In the above example, the e-mails you generate add the "Return-Path" and "Sender" header values to show that you are being honest about the source of the e-mails. One notable side-effect is that service@mydomain.com will now receive the bounce-backs instead of jane.doe@hotmail.com.

The final trick is to get your code to do this. In .NET, the following C# code function sends an SPF-safe e-mail.
static public bool Send(string to, string subject, string body,
string from, string cc, string bcc) { try { //Create your standard mail message MailMessage mail = new MailMessage(); mail.BodyFormat = MailFormat.Html; mail.To = to; mail.Cc = cc; mail.Bcc = bcc; mail.From = from; mail.Subject = subject; mail.Body = body; //Add the headers to avoid SPF errors. (Make sure to change this to your domain) mail.Headers["Sender"] = "service@mydomain.com"; mail.Headers["Return-Path"] = "service@mydomain.com"; //Send the message SmtpMail.SmtpServer = "localhost"; SmtpMail.Send(mail); } catch (Exception ex) { //Maybe log an error return false; } return true; }

You can check the success of this by viewing the original e-mail headers in the generated e-mails. Some receiving e-mail systems (like Gmail) will even append and SPF status to the header so you can see if you were successful.

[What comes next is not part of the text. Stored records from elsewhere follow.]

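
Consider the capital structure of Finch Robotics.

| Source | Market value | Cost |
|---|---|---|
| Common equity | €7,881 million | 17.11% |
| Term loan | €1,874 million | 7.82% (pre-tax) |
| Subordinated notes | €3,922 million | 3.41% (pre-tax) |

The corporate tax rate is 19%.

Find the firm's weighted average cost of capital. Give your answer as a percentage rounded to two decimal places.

11.52%

Total capital V = 7881 + 1874 + 3922 = 13677.
Equity: weight = 7881/13677 = 0.5762; cost = 17.11%.
Term loan: weight = 1874/13677 = 0.1370; after-tax cost = 7.82% × (1 − 19%) = 6.3342%.
Subordinated notes: weight = 3922/13677 = 0.2868; after-tax cost = 3.41% × (1 − 19%) = 2.7621%.
WACC = 0.5762 × 17.1100% + 0.1370 × 6.3342% + 0.2868 × 2.7621% = 11.5191%.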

The header line in my received e-mail went from this:

Received-SPF: neutral (google.com: 72.123.123.123 is neither permitted nor denied by best guess record for domain of jane.doe@hotmail.com)

To this:

Received-SPF: pass (google.com: best guess record for domain of service@mydomain.com designates 72.123.123.123 as permitted sender)

3 comments:

Jon said...

I hadn't been aware of this issue, thanks for the info!